„Man kann hundert Mal sagen, ,Ich bin Deutscher‘. Es kommt darauf an, wie die Kolleginnen, Kollegen und Vorgesetzten einen sehen.“ Interview mit Karim Fereidooni (Teil 1)
Prof. Dr. Karim Fereidooni ist Juniorprofessor für Didaktik der sozialwissenschaftlichen Bildung an der Ruhr-Universität Bochum. Wir haben mit ihm über seine Forschung zu Diskriminierungs- und Rassismuserfahrungen von Lehrkräften mit Migrationshintergrund gesprochen.
Prof. Dr.
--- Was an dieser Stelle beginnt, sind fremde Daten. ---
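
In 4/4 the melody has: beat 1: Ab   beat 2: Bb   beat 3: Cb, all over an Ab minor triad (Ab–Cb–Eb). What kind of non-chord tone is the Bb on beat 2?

Passing tone.

The harmony at that moment is Ab minor triad (Ab, Cb, Eb); Bb is not a chord tone.
It is approached by step up from Ab and left by step up to Cb.
Step in, step out in the same direction — a passing tone.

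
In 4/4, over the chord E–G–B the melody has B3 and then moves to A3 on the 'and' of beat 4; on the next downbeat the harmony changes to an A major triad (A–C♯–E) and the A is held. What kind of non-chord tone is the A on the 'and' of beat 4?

Anticipation.

The harmony at that moment is E minor triad (E, G, B); A3 is not a chord tone.
It is approached by step down from B3 and then sustained as the same pitch into the next harmony.
Arriving early and becoming a chord tone when the harmony changes — an anticipation.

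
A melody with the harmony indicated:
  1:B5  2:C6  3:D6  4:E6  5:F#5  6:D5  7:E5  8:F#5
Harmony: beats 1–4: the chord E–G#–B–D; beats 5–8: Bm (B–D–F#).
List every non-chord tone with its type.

The harmony at that moment is E dominant seventh chord (E, G#, B, D); C6 is not a chord tone.
It is approached by step up from B5 and left by step up to D6.
Step in, step out in the same direction — a passing tone.
The harmony at that moment is B minor triad (B, D, F#); E5 is not a chord tone.
It is approached by step up from D5 and left by step up to F#5.
Step in, step out in the same direction — a passing tone.

C6 (beat 2) — passing tone; E5 (beat 7) — passing tone.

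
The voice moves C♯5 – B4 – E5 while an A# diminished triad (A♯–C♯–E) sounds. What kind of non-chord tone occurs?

B4 is an escape tone.

The harmony at that moment is A♯ diminished triad (A♯, C♯, E); B4 is not a chord tone.
It is approached by step down from C♯5 and left by leap up to E5.
Step in, leap out — an escape tone.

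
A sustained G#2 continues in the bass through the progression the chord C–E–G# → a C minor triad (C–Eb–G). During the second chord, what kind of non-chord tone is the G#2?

Pedal tone (pedal point).

The harmony at that moment is C minor triad (C, Eb, G); G#2 is not a chord tone.
It is held over (the same pitch as the preceding G#2) and then sustained as the same pitch into the next harmony.
Sustained through a change of harmony — a pedal tone.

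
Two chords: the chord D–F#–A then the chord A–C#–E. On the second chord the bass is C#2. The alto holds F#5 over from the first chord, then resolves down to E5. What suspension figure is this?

At the second chord the bass is C#2. The suspended F#5 lies a fourth above the bass; after resolving down by step to E5, the interval above the bass becomes a third.
Suspension figures are named by those two intervals: 4–3.

4–3 suspension.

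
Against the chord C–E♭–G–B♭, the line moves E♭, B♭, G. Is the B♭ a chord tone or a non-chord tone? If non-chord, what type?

Chord tone (the seventh of C minor seventh chord).

C minor seventh chord contains C, E♭, G, B♭; B♭ is the seventh, so it is a chord tone.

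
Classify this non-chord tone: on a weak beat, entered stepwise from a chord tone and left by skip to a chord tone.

Approach: by step. Departure: by leap. Metric position: weak.
Step in, leap out, from a weak position — an escape tone (échappée). (It is the mirror image of the appoggiatura, which leaps in and steps out on a strong beat.)

Escape tone.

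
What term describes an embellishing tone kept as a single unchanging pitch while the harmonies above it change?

Pedal tone.

Approach: none. Departure: none — a single pitch is sustained while the chords change around it, passing through harmonies that do not contain it.
No melodic motion at all; the dissonance is created entirely by the moving harmonies against the stationary note — a pedal tone (pedal point).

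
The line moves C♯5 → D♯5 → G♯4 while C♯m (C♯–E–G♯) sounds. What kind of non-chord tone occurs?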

Karim Fereidooni ist Juniorprofessor für Didaktik der sozialwissenschaftlichen Bildung an der Ruhr-Universität Bochum. Wir haben mit ihm über seine Forschung zu Diskriminierungs- und Rassismuserfahrungen von Lehrkräften mit Migrationshintergrund gesprochen.
„Politische Bildung braucht Forschung zu Alltagsrassismus.“ Interview mit Karim Fereidooni (Teil 2)
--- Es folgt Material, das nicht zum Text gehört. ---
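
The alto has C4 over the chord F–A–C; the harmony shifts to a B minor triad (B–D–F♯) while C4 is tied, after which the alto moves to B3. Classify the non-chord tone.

The harmony at that moment is B minor triad (B, D, F♯); C4 is not a chord tone.
It is held over (the same pitch as the preceding C4) and left by step down to B3.
Held over from the previous chord and resolving down by step — a suspension.

C4 is a suspension.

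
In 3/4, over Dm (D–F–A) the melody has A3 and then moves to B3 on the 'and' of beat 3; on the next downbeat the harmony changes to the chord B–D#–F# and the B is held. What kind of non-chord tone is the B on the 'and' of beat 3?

The harmony at that moment is D minor triad (D, F, A); B3 is not a chord tone.
It is approached by step up from A3 and then sustained as the same pitch into the next harmony.
Arriving early and becoming a chord tone when the harmony changes — an anticipation.

Anticipation.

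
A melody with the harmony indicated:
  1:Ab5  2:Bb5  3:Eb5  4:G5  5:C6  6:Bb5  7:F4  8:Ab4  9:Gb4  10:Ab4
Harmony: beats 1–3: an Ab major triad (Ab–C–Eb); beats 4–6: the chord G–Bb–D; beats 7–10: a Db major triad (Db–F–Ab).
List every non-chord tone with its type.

The harmony at that moment is Ab major triad (Ab, C, Eb); Bb5 is not a chord tone.
It is approached by step up from Ab5 and left by leap down to Eb5.
Step in, leap out — an escape tone.
The harmony at that moment is G minor triad (G, Bb, D); C6 is not a chord tone.
It is approached by leap up from G5 and left by step down to Bb5.
Leap in, step out — an appoggiatura.
The harmony at that moment is Db major triad (Db, F, Ab); Gb4 is not a chord tone.
It is approached by step down from Ab4 and left by step up to Ab4.
Step away and step back to the same note — a neighbor tone (lower neighbor).

Bb5 (beat 2) — escape tone; C6 (beat 5) — appoggiatura; Gb4 (beat 9) — neighbor tone.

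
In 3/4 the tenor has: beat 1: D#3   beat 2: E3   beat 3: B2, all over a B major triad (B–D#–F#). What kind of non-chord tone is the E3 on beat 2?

The harmony at that moment is B major triad (B, D#, F#); E3 is not a chord tone.
It is approached by step up from D#3 and left by leap down to B2.
Step in, leap out, on a weak beat — an escape tone.

Escape tone.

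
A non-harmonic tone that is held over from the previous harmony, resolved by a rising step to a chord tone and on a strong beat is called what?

Retardation.

Approach: by preparation — the pitch is first a chord tone, then held (tied or repeated) while the harmony changes under it. Departure: up by step. Metric position: strong.
A prepared dissonance that resolves upward by step — a retardation. (The same figure resolving downward would be a suspension.)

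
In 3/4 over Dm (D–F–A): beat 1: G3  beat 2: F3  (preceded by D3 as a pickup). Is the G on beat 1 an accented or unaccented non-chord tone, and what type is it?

The harmony at that moment is D minor triad (D, F, A); G3 is not a chord tone.
It is approached by leap up from D3 and left by step down to F3.
Leap in, step out — an appoggiatura.
It falls on the downbeat, so it is accented.

Accented appoggiatura.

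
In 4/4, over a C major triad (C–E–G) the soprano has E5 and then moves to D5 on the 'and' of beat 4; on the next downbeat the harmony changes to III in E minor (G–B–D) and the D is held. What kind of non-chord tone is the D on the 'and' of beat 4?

Anticipation.

The harmony at that moment is C major triad (C, E, G); D5 is not a chord tone.
It is approached by step down from E5 and then sustained as the same pitch into the next harmony.
Arriving early and becoming a chord tone when the harmony changes — an anticipation.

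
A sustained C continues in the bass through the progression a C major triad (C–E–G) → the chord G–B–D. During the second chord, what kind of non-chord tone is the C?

The harmony at that moment is G major triad (G, B, D); C is not a chord tone.
It is held over (the same pitch as the preceding C) and then sustained as the same pitch into the next harmony.
Sustained through a change of harmony — a pedal tone.

Pedal tone (pedal point).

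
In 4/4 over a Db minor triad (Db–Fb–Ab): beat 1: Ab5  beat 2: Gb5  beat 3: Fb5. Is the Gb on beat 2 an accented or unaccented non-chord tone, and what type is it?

The harmony at that moment is Db minor triad (Db, Fb, Ab); Gb5 is not a chord tone.
It is approached by step down from Ab5 and left by step down to Fb5.
Step in, step out in the same direction — a passing tone.
It falls on a weak beat, so it is unaccented.

Unaccented passing tone.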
Transferstelle politische Bildung: Sie haben in Ihrer Dissertation unter dem Titel „Diskriminierungs- und Rassismuserfahrungen im deutschen Schulwesen“ sowohl quantitativ als auch qualitativ geforscht. Wen haben Sie im quantitativen Teil befragt und was waren die Ergebnisse?
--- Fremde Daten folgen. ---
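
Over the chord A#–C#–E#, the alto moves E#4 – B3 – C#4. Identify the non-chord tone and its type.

B3 is an appoggiatura.

The harmony at that moment is A# minor triad (A#, C#, E#); B3 is not a chord tone.
It is approached by leap down from E#4 and left by step up to C#4.
Leap in, step out — an appoggiatura.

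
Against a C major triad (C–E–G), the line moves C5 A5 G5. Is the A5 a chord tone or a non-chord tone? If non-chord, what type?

Non-chord tone — an appoggiatura.

The harmony at that moment is C major triad (C, E, G); A5 is not a chord tone.
It is approached by leap up from C5 and left by step down to G5.
Leap in, step out — an appoggiatura.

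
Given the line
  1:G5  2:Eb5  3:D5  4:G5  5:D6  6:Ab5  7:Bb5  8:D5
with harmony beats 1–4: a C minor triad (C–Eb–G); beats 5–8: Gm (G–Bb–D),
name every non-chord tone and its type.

D5 (beat 3) — escape tone; Ab5 (beat 6) — appoggiatura.

The harmony at that moment is C minor triad (C, Eb, G); D5 is not a chord tone.
It is approached by step down from Eb5 and left by leap up to G5.
Step in, leap out — an escape tone.
The harmony at that moment is G minor triad (G, Bb, D); Ab5 is not a chord tone.
It is approached by leap down from D6 and left by step up to Bb5.
Leap in, step out — an appoggiatura.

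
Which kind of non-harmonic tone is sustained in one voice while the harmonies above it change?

Pedal tone.

Approach: none. Departure: none — a single pitch is sustained while the chords change around it, passing through harmonies that do not contain it.
No melodic motion at all; the dissonance is created entirely by the moving harmonies against the stationary note — a pedal tone (pedal point).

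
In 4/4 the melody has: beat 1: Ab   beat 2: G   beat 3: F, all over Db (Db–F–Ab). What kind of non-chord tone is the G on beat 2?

Passing tone.

The harmony at that moment is Db major triad (Db, F, Ab); G is not a chord tone.
It is approached by step down from Ab and left by step down to F.
Step in, step out in the same direction — a passing tone.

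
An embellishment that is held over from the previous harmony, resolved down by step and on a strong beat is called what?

Approach: by preparation — the pitch is first a chord tone, then held (tied or repeated) while the harmony changes under it. Departure: down by step. Metric position: strong.
A prepared dissonance that resolves downward by step — a suspension. (The same figure resolving upward would be a retardation.)

Suspension.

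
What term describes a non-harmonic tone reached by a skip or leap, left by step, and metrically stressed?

Appoggiatura.

Approach: by leap. Departure: by step. Metric position: strong.
Leap in, step out, in a metrically strong position — an appoggiatura. (It is the mirror image of the escape tone, which steps in and leaps out from a weak position.)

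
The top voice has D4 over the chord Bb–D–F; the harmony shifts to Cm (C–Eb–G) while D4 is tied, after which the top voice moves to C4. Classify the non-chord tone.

The harmony at that moment is C minor triad (C, Eb, G); D4 is not a chord tone.
It is held over (the same pitch as the preceding D4) and left by step down to C4.
Held over from the previous chord and resolving down by step — a suspension.

D4 is a suspension.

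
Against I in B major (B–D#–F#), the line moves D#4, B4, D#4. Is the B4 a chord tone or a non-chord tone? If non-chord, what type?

Chord tone (the root of B major triad).

B major triad contains B, D#, F#; B is the root, so it is a chord tone.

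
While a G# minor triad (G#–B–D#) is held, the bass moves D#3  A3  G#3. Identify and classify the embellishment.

The harmony at that moment is G# minor triad (G#, B, D#); A3 is not a chord tone.
It is approached by leap up from D#3 and left by step down to G#3.
Leap in, step out — an appoggiatura.

A3 is an appoggiatura.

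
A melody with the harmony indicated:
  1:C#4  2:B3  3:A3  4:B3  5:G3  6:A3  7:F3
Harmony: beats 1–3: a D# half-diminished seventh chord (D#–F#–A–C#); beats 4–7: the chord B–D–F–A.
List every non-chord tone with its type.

B3 (beat 2) — passing tone; G3 (beat 5) — appoggiatura.

The harmony at that moment is D# half-diminished seventh chord (D#, F#, A, C#); B3 is not a chord tone.
It is approached by step down from C#4 and left by step down to A3.
Step in, step out in the same direction — a passing tone.
The harmony at that moment is B half-diminished seventh chord (B, D, F, A); G3 is not a chord tone.
It is approached by leap down from B3 and left by step up to A3.
Leap in, step out — an appoggiatura.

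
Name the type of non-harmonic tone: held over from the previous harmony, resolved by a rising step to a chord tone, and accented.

Retardation.

Approach: by preparation — the pitch is first a chord tone, then held (tied or repeated) while the harmony changes under it. Departure: up by step. Metric position: strong.
A prepared dissonance that resolves upward by step — a retardation. (The same figure resolving downward would be a suspension.)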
Karim Fereidooni: Es handelt sich bei meiner Arbeit um die erste deutschsprachige Dissertation zu Lehrkräften mit sogenanntem Migrationshintergrund* und ihren Diskriminierungs- und Rassismuserfahrungen. Ich habe 159 Lehrkräfte mit einem Fragebogen befragt, um Daten zu dieser Personengruppe zu generieren. Ein diskriminierungsrelevantes Ergebnis ist, dass 60 Prozent der Lehrkräfte angaben, dass sie Diskriminierungserfahrungen machen und 40 Prozent, dass sie keine machen. Eine weitere Erkenntnis war, dass es vor allem Kolleg_innen und Vorgesetzte sind, die die Lehrkräfte diskriminieren. Schüler_innen und deren Eltern spielen eine geringere. Das überrascht allerdings nicht und lässt sich durch das Hierarchieverhältnis zwischen Lehrkräften und Schüler_innen erklären. Mit den Eltern gibt es zu wenig Kontakt.
TpB: Was wollten Sie durch den qualitativen Teil der Untersuchung herausfinden?
KF: Ich habe mit fünf Lehrkräften, die im Fragebogen angegeben haben, dass sie Diskriminierungserfahrungen gemacht haben und mit fünf, die angegeben haben, dass sie keine gemacht haben, problemzentrierte Interviews geführt. Ich wollte ermitteln, warum einige Diskriminierungserfahrungen machen und andere nicht.
TpB: Was waren Ihre zentralen Erkenntnisse?
KF: Die spannendste Erkenntnis war, dass sich bei den Lehrkräften, die in der quantitativen Befragung angegeben hatten, dass sie keine Diskriminierung erfahren, in der qualitativen Untersuchung dann herausstellte, dass sie alle sehr wohl massive Diskriminierungserfahrungen machen. Ich habe daher sogenannte Dethematisierungsstrategien herausgearbeitet. Damit meine ich Strategien, die dazu führen, dass jemand glaubt, keine Diskriminierungserfahrungen zumachen, obwohl das Gegenteil der Fall ist.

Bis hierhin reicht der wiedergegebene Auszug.